Forcing us into a one-on-one game

With our perimeter game taken away, our best chance at scoring is getting to the basket and drawing fouls.  In 2006, we were able to do that, because we had three healthy stars that all had an individual advantage over whoever was guarding them.  Additionally, one could argue we had been playing that style all season, so we were used to it.

This time?  Gilbert's been out all season, and Caron's missed 24 games.  Both are clearly out of sorts, and both have struggled driving on West and LeBron James (though a lot of that is the Cavs defense).  That has made our offense way too one-dimensional.  The Princeton works against good defense teams (see Boston), so we need to be more patient staying within it.

As mentioned above, Cleveland has done a great job in forcing us to begin our motion too far away from the basket.  When that happens, it's easier for Cleveland to stay with us on off-ball screens.  At that point, instead of quickly running a pick-and-roll or making a quick pass, our guards are waiting indecisively, bogging down our flow.  They're then forced to make a play, and Cleveland has done a great job cutting off our penetration. 

Worse yet, after a while, we become frustrated and take the first good shot offered instead of remaining patient.  If we run the offense long enough, we have had success.  Our guys need to remember that instead of jacking threes early in the shot clock.

Still, Cleveland's defense deserves a ton of credit.  They may have found the blueprint to stopping our Princeton offense.

They're making perimeter shots

I think we've done a great job defensively, to be honest.  The gameplan should have been to pack the middle to cut off LeBron's penetration, and we've done just that.  LeBron's counting numbers were good in Game 4, but I'll live with him taking eight threes.  Our best chance was to hope Cleveland, like they had all season, struggled with their perimeter shooting. 

It hasn't happened.  Two guys are killing us this series: Delonte West and Daniel Gibson.  They're shooting a combined 16 of 31 from three-point range this series, including 9 of 15 in Game 4. Gibson has the ability to do this, but West has really been the one who has stepped up.  I worried that he was too much of a ball-dominator to play with LeBron James, but this series has proved the opposite.

To a certain extent, there's little we can do about this.  If the alternative to LeBron dunking on us is for Cleveland to launch threes, so be it.  Make the other guys beat you.  But we can do this while still watching those two carefully.  While those guys are tearing us up, LeBron is 5 for 20 from three, Wally is 3 of 13, and Devin Brown is 4 for 12.  Make those guys beat us from three.  When West and Gibson are teeing up, close out on them vehemently and force them to put the ball on the floor.  San Antonio did that to Gibson in the finals last year, which limited his effectiveness.

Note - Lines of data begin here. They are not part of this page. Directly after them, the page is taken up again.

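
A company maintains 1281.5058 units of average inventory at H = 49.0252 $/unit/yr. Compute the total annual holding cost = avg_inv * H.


Cost = 1281.5058 * 49.0252 = 62826.0781

62826.0781 $/yr


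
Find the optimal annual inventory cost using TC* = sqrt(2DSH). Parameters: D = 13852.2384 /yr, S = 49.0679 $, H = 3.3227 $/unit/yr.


2*D*S*H = 4516880.0320
TC* = sqrt(4516880.0320) = 2125.2953

2125.2953 $/yr


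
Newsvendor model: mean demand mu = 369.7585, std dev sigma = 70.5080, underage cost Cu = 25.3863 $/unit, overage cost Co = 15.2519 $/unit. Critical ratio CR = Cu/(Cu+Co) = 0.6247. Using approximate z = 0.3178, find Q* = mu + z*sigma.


CR = Cu/(Cu+Co) = 25.3863/(25.3863+15.2519) = 0.6247
z = 0.3178
Q* = 369.7585 + 0.3178 * 70.5080 = 392.1659

392.1659 units


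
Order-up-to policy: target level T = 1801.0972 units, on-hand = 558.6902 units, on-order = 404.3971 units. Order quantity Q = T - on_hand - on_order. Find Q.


Inventory position = OH + OO = 558.6902 + 404.3971 = 963.0873
Q = 1801.0972 - 963.0873 = 838.0099

838.0099 units


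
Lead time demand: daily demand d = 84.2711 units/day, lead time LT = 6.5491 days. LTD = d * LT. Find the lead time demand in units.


LTD = 84.2711 * 6.5491 = 551.8999

551.8999 units


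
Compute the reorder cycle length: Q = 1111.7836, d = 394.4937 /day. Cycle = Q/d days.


Cycle = 1111.7836 / 394.4937 = 2.8183

2.8183 days


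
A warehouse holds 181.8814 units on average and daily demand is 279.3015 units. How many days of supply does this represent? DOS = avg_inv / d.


DOS = 181.8814 / 279.3015 = 0.6512

0.6512 days


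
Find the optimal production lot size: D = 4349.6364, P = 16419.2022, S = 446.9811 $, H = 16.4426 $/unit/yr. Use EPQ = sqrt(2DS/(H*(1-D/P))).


1 - D/P = 1 - 0.2649 = 0.7351
H*(1-D/P) = 12.0868
2DS = 3888410.5253
EPQ = sqrt(321708.1199) = 567.1932

567.1932 units


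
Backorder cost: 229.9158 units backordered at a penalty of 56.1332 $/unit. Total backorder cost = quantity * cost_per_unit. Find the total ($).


Total = 229.9158 * 56.1332 = 12905.9096

12905.9096 $


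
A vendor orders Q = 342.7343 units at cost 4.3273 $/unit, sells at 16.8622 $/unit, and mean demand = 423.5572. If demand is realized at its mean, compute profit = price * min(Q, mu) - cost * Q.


Sales at mu = min(342.7343, 423.5572) = 342.7343
Revenue = 16.8622 * 342.7343 = 5779.2543
Total cost = 4.3273 * 342.7343 = 1483.1141
Profit = 5779.2543 - 1483.1141 = 4296.1402

4296.1402 $


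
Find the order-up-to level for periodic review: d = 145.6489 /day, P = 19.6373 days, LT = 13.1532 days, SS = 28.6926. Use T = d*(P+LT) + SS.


P + LT = 32.7905
d*(P+LT) = 145.6489 * 32.7905 = 4775.9003
T = 4775.9003 + 28.6926 = 4804.5929

4804.5929 units


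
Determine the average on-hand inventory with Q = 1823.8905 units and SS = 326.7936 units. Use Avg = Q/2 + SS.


Q/2 = 911.9452
Avg = 911.9452 + 326.7936 = 1238.7388

1238.7388 units


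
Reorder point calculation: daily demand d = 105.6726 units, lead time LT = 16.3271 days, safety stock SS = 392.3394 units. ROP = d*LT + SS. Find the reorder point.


d*LT = 105.6726 * 16.3271 = 1725.3271
ROP = 1725.3271 + 392.3394 = 2117.6665

2117.6665 units


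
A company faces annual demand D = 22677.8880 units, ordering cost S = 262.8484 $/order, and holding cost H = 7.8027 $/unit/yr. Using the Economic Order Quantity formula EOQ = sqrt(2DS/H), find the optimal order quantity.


2*D*S = 2 * 22677.8880 * 262.8484 = 11921693.1524
2*D*S/H = 1527893.3129
EOQ = sqrt(1527893.3129) = 1236.0798

1236.0798 units


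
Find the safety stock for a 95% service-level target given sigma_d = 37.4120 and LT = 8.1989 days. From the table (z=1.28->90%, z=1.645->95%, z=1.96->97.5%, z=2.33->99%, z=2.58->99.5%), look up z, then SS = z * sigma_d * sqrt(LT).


From the table, SL = 95% corresponds to z = 1.645
sqrt(LT) = sqrt(8.1989) = 2.8634
SS = 1.645 * 37.4120 * 2.8634 = 176.2198

176.2198 units


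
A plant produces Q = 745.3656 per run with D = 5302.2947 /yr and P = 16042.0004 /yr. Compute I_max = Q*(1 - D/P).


D/P = 0.3305
1 - D/P = 0.6695
I_max = 745.3656 * 0.6695 = 499.0031

499.0031 units


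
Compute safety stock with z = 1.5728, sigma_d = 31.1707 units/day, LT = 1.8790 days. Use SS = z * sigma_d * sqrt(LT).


sqrt(LT) = sqrt(1.8790) = 1.3708
SS = 1.5728 * 31.1707 * 1.3708 = 67.2022

67.2022 units


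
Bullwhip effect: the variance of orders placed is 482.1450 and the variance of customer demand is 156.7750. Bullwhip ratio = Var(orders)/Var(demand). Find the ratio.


BW = 482.1450 / 156.7750 = 3.0754

3.0754


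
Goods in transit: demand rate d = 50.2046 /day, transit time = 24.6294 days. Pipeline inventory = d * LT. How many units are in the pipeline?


Pipeline = 50.2046 * 24.6294 = 1236.5092

1236.5092 units


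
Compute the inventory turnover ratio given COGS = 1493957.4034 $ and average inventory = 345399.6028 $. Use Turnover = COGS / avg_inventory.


Turnover = 1493957.4034 / 345399.6028 = 4.3253

4.3253


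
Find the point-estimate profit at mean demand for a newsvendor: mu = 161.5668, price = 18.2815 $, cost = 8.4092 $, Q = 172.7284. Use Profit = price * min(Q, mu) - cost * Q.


Sales at mu = min(172.7284, 161.5668) = 161.5668
Revenue = 18.2815 * 161.5668 = 2953.6835
Total cost = 8.4092 * 172.7284 = 1452.5077
Profit = 2953.6835 - 1452.5077 = 1501.1758

1501.1758 $


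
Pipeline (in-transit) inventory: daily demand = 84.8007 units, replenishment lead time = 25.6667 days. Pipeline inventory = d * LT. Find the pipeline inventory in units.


Pipeline = 84.8007 * 25.6667 = 2176.5541

2176.5541 units


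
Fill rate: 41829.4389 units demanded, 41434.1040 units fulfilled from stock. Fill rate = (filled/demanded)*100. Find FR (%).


FR = 41434.1040 / 41829.4389 * 100 = 99.0549

99.0549%


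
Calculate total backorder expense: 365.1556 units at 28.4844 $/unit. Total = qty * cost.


Total = 365.1556 * 28.4844 = 10401.2382

10401.2382 $


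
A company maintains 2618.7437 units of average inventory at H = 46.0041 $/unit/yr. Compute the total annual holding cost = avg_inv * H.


Cost = 2618.7437 * 46.0041 = 120472.9470

120472.9470 $/yr


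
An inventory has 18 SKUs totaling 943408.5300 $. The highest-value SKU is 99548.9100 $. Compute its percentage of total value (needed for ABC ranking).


Top item = 99548.9100
Total = 943408.5300
Percentage = 99548.9100 / 943408.5300 * 100 = 10.5520

10.5520%


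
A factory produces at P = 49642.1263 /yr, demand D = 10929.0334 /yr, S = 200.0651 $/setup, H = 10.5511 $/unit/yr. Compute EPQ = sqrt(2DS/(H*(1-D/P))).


1 - D/P = 1 - 0.2202 = 0.7798
H*(1-D/P) = 8.2282
2DS = 4373036.3201
EPQ = sqrt(531468.8935) = 729.0191

729.0191 units


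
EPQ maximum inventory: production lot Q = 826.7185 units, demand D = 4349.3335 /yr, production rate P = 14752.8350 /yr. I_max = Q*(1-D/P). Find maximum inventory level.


D/P = 0.2948
1 - D/P = 0.7052
I_max = 826.7185 * 0.7052 = 582.9908

582.9908 units


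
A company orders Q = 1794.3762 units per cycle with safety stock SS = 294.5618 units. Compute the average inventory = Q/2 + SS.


Q/2 = 897.1881
Avg = 897.1881 + 294.5618 = 1191.7499

1191.7499 units


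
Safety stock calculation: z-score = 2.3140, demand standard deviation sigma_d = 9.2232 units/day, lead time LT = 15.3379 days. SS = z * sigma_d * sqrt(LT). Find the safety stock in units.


sqrt(LT) = sqrt(15.3379) = 3.9164
SS = 2.3140 * 9.2232 * 3.9164 = 83.5849

83.5849 units


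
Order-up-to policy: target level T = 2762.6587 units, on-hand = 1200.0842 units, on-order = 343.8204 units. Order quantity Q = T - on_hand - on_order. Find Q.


Inventory position = OH + OO = 1200.0842 + 343.8204 = 1543.9046
Q = 2762.6587 - 1543.9046 = 1218.7541

1218.7541 units


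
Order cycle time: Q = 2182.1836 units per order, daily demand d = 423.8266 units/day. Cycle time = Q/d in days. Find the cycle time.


Cycle = 2182.1836 / 423.8266 = 5.1488

5.1488 days


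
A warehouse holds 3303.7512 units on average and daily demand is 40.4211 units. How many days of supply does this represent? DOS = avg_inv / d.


DOS = 3303.7512 / 40.4211 = 81.7333

81.7333 days


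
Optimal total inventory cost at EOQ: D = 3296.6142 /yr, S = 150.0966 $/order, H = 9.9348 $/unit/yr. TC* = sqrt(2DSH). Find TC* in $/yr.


2*D*S*H = 9831688.3586
TC* = sqrt(9831688.3586) = 3135.5523

3135.5523 $/yr


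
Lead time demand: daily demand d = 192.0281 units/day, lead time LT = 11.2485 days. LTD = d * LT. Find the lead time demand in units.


LTD = 192.0281 * 11.2485 = 2160.0281

2160.0281 units


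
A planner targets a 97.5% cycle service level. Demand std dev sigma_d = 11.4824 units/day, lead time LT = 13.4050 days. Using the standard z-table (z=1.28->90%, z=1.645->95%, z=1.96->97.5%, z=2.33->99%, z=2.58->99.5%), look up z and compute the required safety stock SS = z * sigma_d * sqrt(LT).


From the table, SL = 97.5% corresponds to z = 1.96
sqrt(LT) = sqrt(13.4050) = 3.6613
SS = 1.96 * 11.4824 * 3.6613 = 82.3990

82.3990 units


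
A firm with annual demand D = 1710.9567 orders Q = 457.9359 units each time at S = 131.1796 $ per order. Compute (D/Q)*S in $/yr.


Number of orders = D/Q = 3.7362
Cost = 3.7362 * 131.1796 = 490.1180

490.1180 $/yr


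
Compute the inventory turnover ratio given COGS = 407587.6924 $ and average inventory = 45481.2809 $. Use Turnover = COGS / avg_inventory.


Turnover = 407587.6924 / 45481.2809 = 8.9617

8.9617


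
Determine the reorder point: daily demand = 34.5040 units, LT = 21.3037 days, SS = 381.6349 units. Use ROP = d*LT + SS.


d*LT = 34.5040 * 21.3037 = 735.0629
ROP = 735.0629 + 381.6349 = 1116.6978

1116.6978 units


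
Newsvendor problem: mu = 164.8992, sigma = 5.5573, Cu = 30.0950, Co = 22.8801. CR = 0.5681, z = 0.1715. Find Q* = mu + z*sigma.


CR = Cu/(Cu+Co) = 30.0950/(30.0950+22.8801) = 0.5681
z = 0.1715
Q* = 164.8992 + 0.1715 * 5.5573 = 165.8523

165.8523 units


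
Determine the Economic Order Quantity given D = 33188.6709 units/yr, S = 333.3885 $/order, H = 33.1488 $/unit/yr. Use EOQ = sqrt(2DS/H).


2*D*S = 2 * 33188.6709 * 333.3885 = 22129442.4167
2*D*S/H = 667578.9898
EOQ = sqrt(667578.9898) = 817.0551

817.0551 units


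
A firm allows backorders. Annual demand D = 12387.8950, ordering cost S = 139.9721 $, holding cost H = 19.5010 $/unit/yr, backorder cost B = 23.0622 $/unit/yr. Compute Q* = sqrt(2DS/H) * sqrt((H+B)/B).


sqrt(2DS/H) = 421.7024
sqrt((H+B)/B) = 1.3585
Q* = 421.7024 * 1.3585 = 572.8921

572.8921 units


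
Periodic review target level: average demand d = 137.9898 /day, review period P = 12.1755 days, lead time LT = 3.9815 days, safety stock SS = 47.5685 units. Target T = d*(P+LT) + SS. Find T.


P + LT = 16.1570
d*(P+LT) = 137.9898 * 16.1570 = 2229.5012
T = 2229.5012 + 47.5685 = 2277.0697

2277.0697 units


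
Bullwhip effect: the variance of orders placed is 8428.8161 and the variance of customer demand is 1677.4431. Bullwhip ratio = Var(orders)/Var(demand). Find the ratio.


BW = 8428.8161 / 1677.4431 = 5.0248

5.0248


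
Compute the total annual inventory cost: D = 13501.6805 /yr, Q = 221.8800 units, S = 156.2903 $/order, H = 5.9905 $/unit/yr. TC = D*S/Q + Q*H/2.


Ordering cost = D*S/Q = 9510.4637
Holding cost = Q*H/2 = 664.5861
TC = 9510.4637 + 664.5861 = 10175.0498

10175.0498 $/yr


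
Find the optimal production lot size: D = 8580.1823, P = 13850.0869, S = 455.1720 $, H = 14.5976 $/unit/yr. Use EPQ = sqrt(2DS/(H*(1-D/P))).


1 - D/P = 1 - 0.6195 = 0.3805
H*(1-D/P) = 5.5543
2DS = 7810917.4757
EPQ = sqrt(1406275.2563) = 1185.8648

1185.8648 units


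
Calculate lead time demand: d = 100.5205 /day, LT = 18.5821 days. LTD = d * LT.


LTD = 100.5205 * 18.5821 = 1867.8820

1867.8820 units


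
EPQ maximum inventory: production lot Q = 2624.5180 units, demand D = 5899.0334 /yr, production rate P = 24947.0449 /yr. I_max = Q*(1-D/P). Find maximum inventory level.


D/P = 0.2365
1 - D/P = 0.7635
I_max = 2624.5180 * 0.7635 = 2003.9187

2003.9187 units


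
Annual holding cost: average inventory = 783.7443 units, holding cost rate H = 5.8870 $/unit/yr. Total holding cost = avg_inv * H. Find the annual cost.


Cost = 783.7443 * 5.8870 = 4613.9027

4613.9027 $/yr


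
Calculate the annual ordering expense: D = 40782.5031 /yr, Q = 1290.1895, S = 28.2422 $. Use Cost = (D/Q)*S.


Number of orders = D/Q = 31.6097
Cost = 31.6097 * 28.2422 = 892.7275

892.7275 $/yr


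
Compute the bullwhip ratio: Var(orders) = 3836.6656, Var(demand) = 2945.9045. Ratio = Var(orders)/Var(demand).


BW = 3836.6656 / 2945.9045 = 1.3024

1.3024


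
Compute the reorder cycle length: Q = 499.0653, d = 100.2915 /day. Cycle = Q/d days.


Cycle = 499.0653 / 100.2915 = 4.9761

4.9761 days


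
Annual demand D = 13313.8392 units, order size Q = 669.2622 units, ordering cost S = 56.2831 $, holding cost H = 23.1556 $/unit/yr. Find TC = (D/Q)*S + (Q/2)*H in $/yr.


Ordering cost = D*S/Q = 1119.6571
Holding cost = Q*H/2 = 7748.5839
TC = 1119.6571 + 7748.5839 = 8868.2410

8868.2410 $/yr


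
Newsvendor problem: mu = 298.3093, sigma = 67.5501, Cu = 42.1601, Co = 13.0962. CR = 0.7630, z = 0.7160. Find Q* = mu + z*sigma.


CR = Cu/(Cu+Co) = 42.1601/(42.1601+13.0962) = 0.7630
z = 0.7160
Q* = 298.3093 + 0.7160 * 67.5501 = 346.6752

346.6752 units


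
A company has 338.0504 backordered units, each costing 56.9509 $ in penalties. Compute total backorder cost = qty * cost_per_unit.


Total = 338.0504 * 56.9509 = 19252.2745

19252.2745 $


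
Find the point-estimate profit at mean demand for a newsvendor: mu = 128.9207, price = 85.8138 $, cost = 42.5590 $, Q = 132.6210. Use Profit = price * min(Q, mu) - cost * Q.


Sales at mu = min(132.6210, 128.9207) = 128.9207
Revenue = 85.8138 * 128.9207 = 11063.1752
Total cost = 42.5590 * 132.6210 = 5644.2171
Profit = 11063.1752 - 5644.2171 = 5418.9580

5418.9580 $


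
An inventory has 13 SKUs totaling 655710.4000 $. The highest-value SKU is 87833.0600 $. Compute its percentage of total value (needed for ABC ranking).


Top item = 87833.0600
Total = 655710.4000
Percentage = 87833.0600 / 655710.4000 * 100 = 13.3951

13.3951%


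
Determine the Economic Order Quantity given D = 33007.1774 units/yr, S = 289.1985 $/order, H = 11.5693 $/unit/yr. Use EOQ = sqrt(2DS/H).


2*D*S = 2 * 33007.1774 * 289.1985 = 19091252.3866
2*D*S/H = 1650164.8662
EOQ = sqrt(1650164.8662) = 1284.5874

1284.5874 units


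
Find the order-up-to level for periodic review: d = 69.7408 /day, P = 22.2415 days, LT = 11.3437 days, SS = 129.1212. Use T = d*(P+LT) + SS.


P + LT = 33.5852
d*(P+LT) = 69.7408 * 33.5852 = 2342.2587
T = 2342.2587 + 129.1212 = 2471.3799

2471.3799 units


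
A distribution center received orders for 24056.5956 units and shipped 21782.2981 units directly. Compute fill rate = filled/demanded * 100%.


FR = 21782.2981 / 24056.5956 * 100 = 90.5461

90.5461%


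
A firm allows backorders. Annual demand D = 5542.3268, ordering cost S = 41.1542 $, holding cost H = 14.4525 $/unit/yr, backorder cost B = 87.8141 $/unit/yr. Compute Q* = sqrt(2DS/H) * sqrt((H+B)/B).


sqrt(2DS/H) = 177.6629
sqrt((H+B)/B) = 1.0792
Q* = 177.6629 * 1.0792 = 191.7262

191.7262 units


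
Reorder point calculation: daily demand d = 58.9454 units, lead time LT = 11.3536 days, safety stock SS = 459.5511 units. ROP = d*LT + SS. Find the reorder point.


d*LT = 58.9454 * 11.3536 = 669.2425
ROP = 669.2425 + 459.5511 = 1128.7936

1128.7936 units


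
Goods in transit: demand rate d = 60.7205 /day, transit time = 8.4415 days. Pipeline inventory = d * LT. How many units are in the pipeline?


Pipeline = 60.7205 * 8.4415 = 512.5721

512.5721 units


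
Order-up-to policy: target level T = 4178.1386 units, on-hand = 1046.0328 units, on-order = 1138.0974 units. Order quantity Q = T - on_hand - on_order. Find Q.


Inventory position = OH + OO = 1046.0328 + 1138.0974 = 2184.1302
Q = 4178.1386 - 2184.1302 = 1994.0084

1994.0084 units


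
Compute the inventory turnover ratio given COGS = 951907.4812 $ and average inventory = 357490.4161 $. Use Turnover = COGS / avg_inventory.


Turnover = 951907.4812 / 357490.4161 = 2.6627

2.6627


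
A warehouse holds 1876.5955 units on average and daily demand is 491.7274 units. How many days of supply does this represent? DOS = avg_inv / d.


DOS = 1876.5955 / 491.7274 = 3.8163

3.8163 days


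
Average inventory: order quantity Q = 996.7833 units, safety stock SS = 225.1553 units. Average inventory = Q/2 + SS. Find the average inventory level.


Q/2 = 498.3917
Avg = 498.3917 + 225.1553 = 723.5470

723.5470 units


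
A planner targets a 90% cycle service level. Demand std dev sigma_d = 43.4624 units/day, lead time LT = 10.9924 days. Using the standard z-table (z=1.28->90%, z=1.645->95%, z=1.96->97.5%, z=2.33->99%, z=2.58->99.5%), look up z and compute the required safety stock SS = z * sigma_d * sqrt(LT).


From the table, SL = 90% corresponds to z = 1.28
sqrt(LT) = sqrt(10.9924) = 3.3155
SS = 1.28 * 43.4624 * 3.3155 = 184.4463

184.4463 units


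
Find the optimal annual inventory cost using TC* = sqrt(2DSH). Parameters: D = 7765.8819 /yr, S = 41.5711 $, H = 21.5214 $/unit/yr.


2*D*S*H = 13895776.2729
TC* = sqrt(13895776.2729) = 3727.7039

3727.7039 $/yr


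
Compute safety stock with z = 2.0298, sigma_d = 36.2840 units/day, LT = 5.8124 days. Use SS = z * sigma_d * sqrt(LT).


sqrt(LT) = sqrt(5.8124) = 2.4109
SS = 2.0298 * 36.2840 * 2.4109 = 177.5604

177.5604 units


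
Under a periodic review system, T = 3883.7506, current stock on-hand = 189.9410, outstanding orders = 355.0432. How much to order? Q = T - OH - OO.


Inventory position = OH + OO = 189.9410 + 355.0432 = 544.9842
Q = 3883.7506 - 544.9842 = 3338.7664

3338.7664 units


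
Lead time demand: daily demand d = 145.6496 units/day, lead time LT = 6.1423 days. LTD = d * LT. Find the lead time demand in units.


LTD = 145.6496 * 6.1423 = 894.6235

894.6235 units


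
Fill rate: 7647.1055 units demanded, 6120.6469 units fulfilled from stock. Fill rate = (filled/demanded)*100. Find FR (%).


FR = 6120.6469 / 7647.1055 * 100 = 80.0387

80.0387%


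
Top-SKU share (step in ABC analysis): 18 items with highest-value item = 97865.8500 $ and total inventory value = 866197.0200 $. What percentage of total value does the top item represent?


Top item = 97865.8500
Total = 866197.0200
Percentage = 97865.8500 / 866197.0200 * 100 = 11.2983

11.2983%


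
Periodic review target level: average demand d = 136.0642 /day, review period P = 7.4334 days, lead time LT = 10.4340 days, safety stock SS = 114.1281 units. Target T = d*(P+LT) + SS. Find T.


P + LT = 17.8674
d*(P+LT) = 136.0642 * 17.8674 = 2431.1135
T = 2431.1135 + 114.1281 = 2545.2416

2545.2416 units


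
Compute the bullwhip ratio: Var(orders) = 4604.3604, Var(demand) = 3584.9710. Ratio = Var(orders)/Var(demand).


BW = 4604.3604 / 3584.9710 = 1.2844

1.2844


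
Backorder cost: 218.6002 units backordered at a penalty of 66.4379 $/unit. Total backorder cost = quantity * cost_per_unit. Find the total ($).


Total = 218.6002 * 66.4379 = 14523.3382

14523.3382 $


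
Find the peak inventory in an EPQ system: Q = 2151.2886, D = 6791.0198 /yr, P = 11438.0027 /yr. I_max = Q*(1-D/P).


D/P = 0.5937
1 - D/P = 0.4063
I_max = 2151.2886 * 0.4063 = 874.0163

874.0163 units


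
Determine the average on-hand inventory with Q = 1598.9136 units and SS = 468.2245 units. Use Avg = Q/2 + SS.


Q/2 = 799.4568
Avg = 799.4568 + 468.2245 = 1267.6813

1267.6813 units


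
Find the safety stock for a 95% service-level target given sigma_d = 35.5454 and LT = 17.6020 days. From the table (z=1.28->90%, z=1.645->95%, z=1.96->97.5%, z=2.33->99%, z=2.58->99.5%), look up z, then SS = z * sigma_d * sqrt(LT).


From the table, SL = 95% corresponds to z = 1.645
sqrt(LT) = sqrt(17.6020) = 4.1955
SS = 1.645 * 35.5454 * 4.1955 = 245.3185

245.3185 units


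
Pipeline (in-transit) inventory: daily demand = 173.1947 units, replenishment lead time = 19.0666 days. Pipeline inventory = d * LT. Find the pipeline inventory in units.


Pipeline = 173.1947 * 19.0666 = 3302.2341

3302.2341 units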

But still, the motto defensively has correctly been "Let anyone but LeBron beat us."  They have so far. 

Solutions

You guys brainstorm on these, but just a couple ideas.

  1. Offensively, be patient.  Keep the pace down, and don't jack quick threes.  If we keep the pace down, it'll mitigate our poor transition defense, and there is ample evidence that suggests we can break Cleveland's defense down if we're patient, even though they've been so effective.
  2. When we are forced into isolation, move quickly.  Don't spend so much time surveying the floor.
  3. Defensively, don't let them swing the ball to West and Gibson.  If Devin Brown is open for three, let him shoot it.  If West or Gibson does get a chance from three, rush out on them very quickly, forcing them to put the ball on the floor.  It doesn't matter if we look silly jumping into the first row on a pump fake.
  4. Keep them off the defensive boards.  We were doing fine until Game 4.  If we force them into jumpers that don't come off penetration, that'll make things easier.  Perhaps occasionally playing the high pick and roll straight up, instead of trapping, will help this.
  5. Keep mixing between zone and man.  That has worked in this series.
  6. Turn LeBron into a jump shooter.  Eight threes again would be nice.